The move comes after Caldwell was rewarded with what was initially reported as a multiyear contract extension over the summer. However, NFL Network's Ian Rapoport later clarified Caldwell's revised deal was a one-year extension that included a team option following the 2018 campaign.
After opening the 2016 campaign 9-4 thanks to an 8-1 run between Weeks 5-14, the Lions closed out the regular season with three straight losses to the New York Giants, Dallas Cowboys and Green Bay Packers.
That shaky finish opened the door for the Packers to steal the NFC North crown, and it sent the Lions on the road for Wild Card Weekend. The Lions proceeded to get squashed 26-6 by the Seattle Seahawks at CenturyLink Field, marking the second time in three seasons they lost a wild-card game.
Detroit was streaky once again in 2017, and it played a clear second fiddle to the Minnesota Vikings all year. As a result, the franchise is still searching for its first playoff win since January 1992.

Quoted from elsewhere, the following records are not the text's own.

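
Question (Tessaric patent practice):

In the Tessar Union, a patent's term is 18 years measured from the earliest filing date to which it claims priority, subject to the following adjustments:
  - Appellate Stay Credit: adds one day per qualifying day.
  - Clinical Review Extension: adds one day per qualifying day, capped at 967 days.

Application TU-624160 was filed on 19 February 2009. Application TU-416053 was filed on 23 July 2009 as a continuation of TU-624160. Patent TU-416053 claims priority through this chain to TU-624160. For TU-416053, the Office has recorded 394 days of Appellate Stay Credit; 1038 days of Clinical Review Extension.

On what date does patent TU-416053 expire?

2030-11-11

Earliest priority filing: 19 February 2009.
Base term: 19 February 2009 + 18 years → 19 February 2027.
Appellate Stay Credit: +394 days → 19 March 2028.
Clinical Review Extension: 1038 days claimed exceeds the 967-day cap, so +967 days → 11 November 2030.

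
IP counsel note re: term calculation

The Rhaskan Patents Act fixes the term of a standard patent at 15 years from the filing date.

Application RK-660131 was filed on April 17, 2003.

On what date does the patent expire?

2018-04-17

Filing date + 15 years → 17 April 2018.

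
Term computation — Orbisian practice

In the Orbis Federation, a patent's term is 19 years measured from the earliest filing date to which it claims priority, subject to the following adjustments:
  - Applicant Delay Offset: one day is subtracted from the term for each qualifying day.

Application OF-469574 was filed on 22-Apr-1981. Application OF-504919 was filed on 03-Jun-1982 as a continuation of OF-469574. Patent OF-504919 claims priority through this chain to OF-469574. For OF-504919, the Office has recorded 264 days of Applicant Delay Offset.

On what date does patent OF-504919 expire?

Earliest priority filing: 22 April 1981.
Base term: 22 April 1981 + 19 years → 22 April 2000.
Applicant Delay Offset: −264 days → 2 August 1999.

August 2, 1999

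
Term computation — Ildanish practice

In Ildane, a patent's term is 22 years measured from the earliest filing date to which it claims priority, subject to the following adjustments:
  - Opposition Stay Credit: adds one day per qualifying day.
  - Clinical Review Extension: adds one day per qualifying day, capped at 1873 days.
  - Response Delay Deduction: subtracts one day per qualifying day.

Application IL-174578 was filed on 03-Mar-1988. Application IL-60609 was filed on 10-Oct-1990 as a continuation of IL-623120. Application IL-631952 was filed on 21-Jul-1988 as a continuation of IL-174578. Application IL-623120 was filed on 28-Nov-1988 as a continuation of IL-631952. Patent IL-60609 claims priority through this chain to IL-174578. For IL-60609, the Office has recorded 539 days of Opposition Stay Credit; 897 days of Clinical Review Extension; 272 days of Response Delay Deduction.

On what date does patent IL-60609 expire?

Earliest priority filing: 3 March 1988.
Base term: 3 March 1988 + 22 years → 3 March 2010.
Opposition Stay Credit: +539 days → 24 August 2011.
Clinical Review Extension: 897 days (within the 1873-day cap) → +897 days → 6 February 2014.
Response Delay Deduction: −272 days → 10 May 2013.

2013-05-10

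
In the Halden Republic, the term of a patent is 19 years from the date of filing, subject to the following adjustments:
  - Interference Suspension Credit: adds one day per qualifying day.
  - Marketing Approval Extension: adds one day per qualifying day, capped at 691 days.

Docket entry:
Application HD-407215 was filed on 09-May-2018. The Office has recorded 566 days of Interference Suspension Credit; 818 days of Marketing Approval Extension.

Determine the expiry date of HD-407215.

2040-10-17

Base term: filing date + 19 years → 9 May 2037.
Interference Suspension Credit: +566 days → 26 November 2038.
Marketing Approval Extension: 818 days claimed exceeds the 691-day cap, so +691 days → 17 October 2040.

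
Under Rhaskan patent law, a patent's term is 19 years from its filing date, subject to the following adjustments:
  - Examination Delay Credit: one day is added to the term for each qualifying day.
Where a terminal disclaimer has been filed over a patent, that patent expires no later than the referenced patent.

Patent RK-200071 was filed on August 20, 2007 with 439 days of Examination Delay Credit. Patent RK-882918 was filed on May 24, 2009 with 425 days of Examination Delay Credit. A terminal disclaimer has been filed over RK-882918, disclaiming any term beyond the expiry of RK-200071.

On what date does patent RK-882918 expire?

2027-11-02

Natural term of RK-882918:
  Base: filing + 19 years → 24 May 2028.
  Examination Delay Credit: +425 days → 23 July 2029.
Expiry of referenced patent RK-200071:
  Base: filing + 19 years → 20 August 2026.
  Examination Delay Credit: +439 days → 2 November 2027.
Terminal disclaimer: RK-882918 expires on the earlier of 23 July 2029 and 2 November 2027.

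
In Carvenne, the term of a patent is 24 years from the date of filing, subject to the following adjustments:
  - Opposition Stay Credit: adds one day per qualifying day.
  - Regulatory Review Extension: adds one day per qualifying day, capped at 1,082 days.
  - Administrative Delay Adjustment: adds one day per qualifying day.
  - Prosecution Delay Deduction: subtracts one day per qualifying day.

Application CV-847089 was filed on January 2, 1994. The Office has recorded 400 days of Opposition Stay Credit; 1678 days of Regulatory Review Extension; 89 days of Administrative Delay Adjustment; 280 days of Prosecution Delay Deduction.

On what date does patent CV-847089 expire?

Base term: filing date + 24 years → 2 January 2018.
Opposition Stay Credit: +400 days → 6 February 2019.
Regulatory Review Extension: 1678 days claimed exceeds the 1082-day cap, so +1082 days → 23 January 2022.
Administrative Delay Adjustment: +89 days → 22 April 2022.
Prosecution Delay Deduction: −280 days → 16 July 2021.

July 16, 2021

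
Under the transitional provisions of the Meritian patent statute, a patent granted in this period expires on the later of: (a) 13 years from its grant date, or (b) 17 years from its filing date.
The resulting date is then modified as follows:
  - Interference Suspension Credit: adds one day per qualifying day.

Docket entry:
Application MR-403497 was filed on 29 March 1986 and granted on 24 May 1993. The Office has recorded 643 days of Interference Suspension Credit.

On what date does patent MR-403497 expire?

(a) grant + 13 years → 24 May 2006.
(b) filing + 17 years → 29 March 2003.
Later of the two: 24 May 2006.
Interference Suspension Credit: +643 days → 26 February 2008.

February 26, 2008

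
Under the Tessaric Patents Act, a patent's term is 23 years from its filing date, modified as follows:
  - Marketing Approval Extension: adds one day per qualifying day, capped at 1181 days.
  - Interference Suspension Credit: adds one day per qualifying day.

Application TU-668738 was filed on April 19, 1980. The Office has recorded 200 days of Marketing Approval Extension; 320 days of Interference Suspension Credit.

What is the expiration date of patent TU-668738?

Base term: filing date + 23 years → 19 April 2003.
Marketing Approval Extension: 200 days (within the 1181-day cap) → +200 days → 5 November 2003.
Interference Suspension Credit: +320 days → 20 September 2004.

September 20, 2004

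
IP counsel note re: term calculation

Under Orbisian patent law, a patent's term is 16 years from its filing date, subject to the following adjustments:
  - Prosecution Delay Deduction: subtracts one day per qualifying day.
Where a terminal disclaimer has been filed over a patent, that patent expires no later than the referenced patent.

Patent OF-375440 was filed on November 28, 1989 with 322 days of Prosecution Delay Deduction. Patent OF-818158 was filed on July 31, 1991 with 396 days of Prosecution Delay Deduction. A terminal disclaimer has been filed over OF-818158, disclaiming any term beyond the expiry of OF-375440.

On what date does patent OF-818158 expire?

Natural term of OF-818158:
  Base: filing + 16 years → 31 July 2007.
  Prosecution Delay Deduction: −396 days → 30 June 2006.
Expiry of referenced patent OF-375440:
  Base: filing + 16 years → 28 November 2005.
  Prosecution Delay Deduction: −322 days → 10 January 2005.
Terminal disclaimer: OF-818158 expires on the earlier of 30 June 2006 and 10 January 2005.

January 10, 2005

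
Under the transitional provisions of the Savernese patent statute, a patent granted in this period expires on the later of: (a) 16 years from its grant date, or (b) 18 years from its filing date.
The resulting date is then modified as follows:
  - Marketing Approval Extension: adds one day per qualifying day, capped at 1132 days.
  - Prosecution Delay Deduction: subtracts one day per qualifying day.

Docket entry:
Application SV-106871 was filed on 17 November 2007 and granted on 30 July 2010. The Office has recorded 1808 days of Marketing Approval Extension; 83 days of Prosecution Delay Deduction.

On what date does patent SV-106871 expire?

June 13, 2029

(a) grant + 16 years → 30 July 2026.
(b) filing + 18 years → 17 November 2025.
Later of the two: 30 July 2026.
Marketing Approval Extension: 1808 days claimed exceeds the 1132-day cap, so +1132 days → 4 September 2029.
Prosecution Delay Deduction: −83 days → 13 June 2029.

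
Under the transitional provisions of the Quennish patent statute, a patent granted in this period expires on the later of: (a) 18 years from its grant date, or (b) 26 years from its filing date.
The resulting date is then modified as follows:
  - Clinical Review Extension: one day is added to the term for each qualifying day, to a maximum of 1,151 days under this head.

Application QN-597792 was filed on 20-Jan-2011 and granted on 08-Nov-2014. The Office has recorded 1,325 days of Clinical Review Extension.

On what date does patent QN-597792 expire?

(a) grant + 18 years → 8 November 2032.
(b) filing + 26 years → 20 January 2037.
Later of the two: 20 January 2037.
Clinical Review Extension: 1325 days claimed exceeds the 1151-day cap, so +1151 days → 16 March 2040.

2040-03-16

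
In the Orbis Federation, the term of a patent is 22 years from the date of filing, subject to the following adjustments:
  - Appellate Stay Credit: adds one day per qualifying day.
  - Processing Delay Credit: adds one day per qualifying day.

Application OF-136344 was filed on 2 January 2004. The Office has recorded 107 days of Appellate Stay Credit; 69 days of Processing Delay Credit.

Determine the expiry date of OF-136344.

Base term: filing date + 22 years → 2 January 2026.
Appellate Stay Credit: +107 days → 19 April 2026.
Processing Delay Credit: +69 days → 27 June 2026.

2026-06-27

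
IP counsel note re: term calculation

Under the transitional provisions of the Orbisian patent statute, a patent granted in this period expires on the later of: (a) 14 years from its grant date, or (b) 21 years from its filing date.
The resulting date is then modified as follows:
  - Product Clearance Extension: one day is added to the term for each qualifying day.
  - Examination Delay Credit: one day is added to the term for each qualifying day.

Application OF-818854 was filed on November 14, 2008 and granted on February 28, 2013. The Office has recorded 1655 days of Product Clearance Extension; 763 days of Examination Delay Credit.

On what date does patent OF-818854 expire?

(a) grant + 14 years → 28 February 2027.
(b) filing + 21 years → 14 November 2029.
Later of the two: 14 November 2029.
Product Clearance Extension: +1655 days → 27 May 2034.
Examination Delay Credit: +763 days → 28 June 2036.

2036-06-28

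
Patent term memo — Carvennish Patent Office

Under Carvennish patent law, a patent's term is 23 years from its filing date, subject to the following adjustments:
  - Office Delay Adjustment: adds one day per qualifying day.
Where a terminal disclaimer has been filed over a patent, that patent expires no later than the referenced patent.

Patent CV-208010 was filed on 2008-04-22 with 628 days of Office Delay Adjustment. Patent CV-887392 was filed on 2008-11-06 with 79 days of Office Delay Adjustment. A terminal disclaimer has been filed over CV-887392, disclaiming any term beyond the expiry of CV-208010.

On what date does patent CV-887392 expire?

Natural term of CV-887392:
  Base: filing + 23 years → 6 November 2031.
  Office Delay Adjustment: +79 days → 24 January 2032.
Expiry of referenced patent CV-208010:
  Base: filing + 23 years → 22 April 2031.
  Office Delay Adjustment: +628 days → 9 January 2033.
Terminal disclaimer: CV-887392 expires on the earlier of 24 January 2032 and 9 January 2033.

January 24, 2032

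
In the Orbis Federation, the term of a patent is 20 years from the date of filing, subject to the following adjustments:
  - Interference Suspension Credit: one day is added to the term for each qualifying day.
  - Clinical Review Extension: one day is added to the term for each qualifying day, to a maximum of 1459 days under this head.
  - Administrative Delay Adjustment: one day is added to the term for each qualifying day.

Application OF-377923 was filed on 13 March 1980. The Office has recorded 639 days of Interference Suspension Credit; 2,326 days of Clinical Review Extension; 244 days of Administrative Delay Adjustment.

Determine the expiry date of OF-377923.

2006-08-11

Base term: filing date + 20 years → 13 March 2000.
Interference Suspension Credit: +639 days → 12 December 2001.
Clinical Review Extension: 2326 days claimed exceeds the 1459-day cap, so +1459 days → 10 December 2005.
Administrative Delay Adjustment: +244 days → 11 August 2006.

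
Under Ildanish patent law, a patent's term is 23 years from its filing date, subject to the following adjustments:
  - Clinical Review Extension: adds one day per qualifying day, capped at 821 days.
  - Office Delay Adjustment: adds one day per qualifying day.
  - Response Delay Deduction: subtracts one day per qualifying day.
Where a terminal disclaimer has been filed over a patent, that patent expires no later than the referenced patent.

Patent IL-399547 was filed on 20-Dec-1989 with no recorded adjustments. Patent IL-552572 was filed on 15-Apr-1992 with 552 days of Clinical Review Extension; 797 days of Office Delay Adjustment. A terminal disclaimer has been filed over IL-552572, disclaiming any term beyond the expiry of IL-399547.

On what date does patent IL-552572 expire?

Natural term of IL-552572:
  Base: filing + 23 years → 15 April 2015.
  Clinical Review Extension: 552 days (within the 821-day cap) → +552 days → 18 October 2016.
  Office Delay Adjustment: +797 days → 24 December 2018.
Expiry of referenced patent IL-399547:
  Base: filing + 23 years → 20 December 2012.
Terminal disclaimer: IL-552572 expires on the earlier of 24 December 2018 and 20 December 2012.

2012-12-20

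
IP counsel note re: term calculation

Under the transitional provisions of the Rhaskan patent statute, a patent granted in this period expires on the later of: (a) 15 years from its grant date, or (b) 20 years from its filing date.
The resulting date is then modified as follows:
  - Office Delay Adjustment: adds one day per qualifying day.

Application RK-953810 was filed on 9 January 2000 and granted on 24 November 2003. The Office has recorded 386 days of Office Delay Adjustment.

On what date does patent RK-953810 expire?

(a) grant + 15 years → 24 November 2018.
(b) filing + 20 years → 9 January 2020.
Later of the two: 9 January 2020.
Office Delay Adjustment: +386 days → 29 January 2021.

January 29, 2021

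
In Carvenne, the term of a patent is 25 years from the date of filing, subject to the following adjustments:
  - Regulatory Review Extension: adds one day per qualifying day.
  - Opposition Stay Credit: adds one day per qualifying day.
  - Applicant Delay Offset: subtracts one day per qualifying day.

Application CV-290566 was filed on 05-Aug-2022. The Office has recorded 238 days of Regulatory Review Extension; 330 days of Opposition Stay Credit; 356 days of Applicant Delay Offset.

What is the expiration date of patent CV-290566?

March 4, 2048

Base term: filing date + 25 years → 5 August 2047.
Regulatory Review Extension: +238 days → 30 March 2048.
Opposition Stay Credit: +330 days → 23 February 2049.
Applicant Delay Offset: −356 days → 4 March 2048.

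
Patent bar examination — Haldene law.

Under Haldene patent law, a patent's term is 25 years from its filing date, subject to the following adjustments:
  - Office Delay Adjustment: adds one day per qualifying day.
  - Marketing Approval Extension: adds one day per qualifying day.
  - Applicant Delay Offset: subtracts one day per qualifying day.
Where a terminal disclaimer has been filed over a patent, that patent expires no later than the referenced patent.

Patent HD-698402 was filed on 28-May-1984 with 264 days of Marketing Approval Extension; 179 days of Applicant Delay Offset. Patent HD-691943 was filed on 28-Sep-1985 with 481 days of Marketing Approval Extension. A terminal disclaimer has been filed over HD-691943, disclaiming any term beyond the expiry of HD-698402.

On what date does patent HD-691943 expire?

August 21, 2009

Natural term of HD-691943:
  Base: filing + 25 years → 28 September 2010.
  Marketing Approval Extension: +481 days → 22 January 2012.
Expiry of referenced patent HD-698402:
  Base: filing + 25 years → 28 May 2009.
  Marketing Approval Extension: +264 days → 16 February 2010.
  Applicant Delay Offset: −179 days → 21 August 2009.
Terminal disclaimer: HD-691943 expires on the earlier of 22 January 2012 and 21 August 2009.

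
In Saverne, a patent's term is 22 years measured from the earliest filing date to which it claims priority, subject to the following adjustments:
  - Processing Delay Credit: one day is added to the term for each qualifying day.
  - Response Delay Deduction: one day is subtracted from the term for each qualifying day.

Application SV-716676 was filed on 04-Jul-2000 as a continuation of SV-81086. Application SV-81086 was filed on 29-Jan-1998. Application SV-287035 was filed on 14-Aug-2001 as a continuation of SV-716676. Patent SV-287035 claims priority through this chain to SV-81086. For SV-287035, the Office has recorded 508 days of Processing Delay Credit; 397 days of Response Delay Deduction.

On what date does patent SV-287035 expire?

2020-05-19

Earliest priority filing: 29 January 1998.
Base term: 29 January 1998 + 22 years → 29 January 2020.
Processing Delay Credit: +508 days → 20 June 2021.
Response Delay Deduction: −397 days → 19 May 2020.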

The Lions also failed to capture a division title under Caldwell and have not finished atop the NFC North since it was known as the NFC Central in 1993.
All told, Caldwell went 36-28, good for a winning percentage of .563, during his four seasons in the Motor City. That's hardly a woeful mark; however, it didn't cut it for a team that's been mired in mediocrity for extended stretches over the past couple of decades.
Now that Caldwell has been jettisoned, general manager Bob Quinn will be tasked with targeting the kind of leader who can snap the Lions out of purgatory and propel them into the NFC title picture.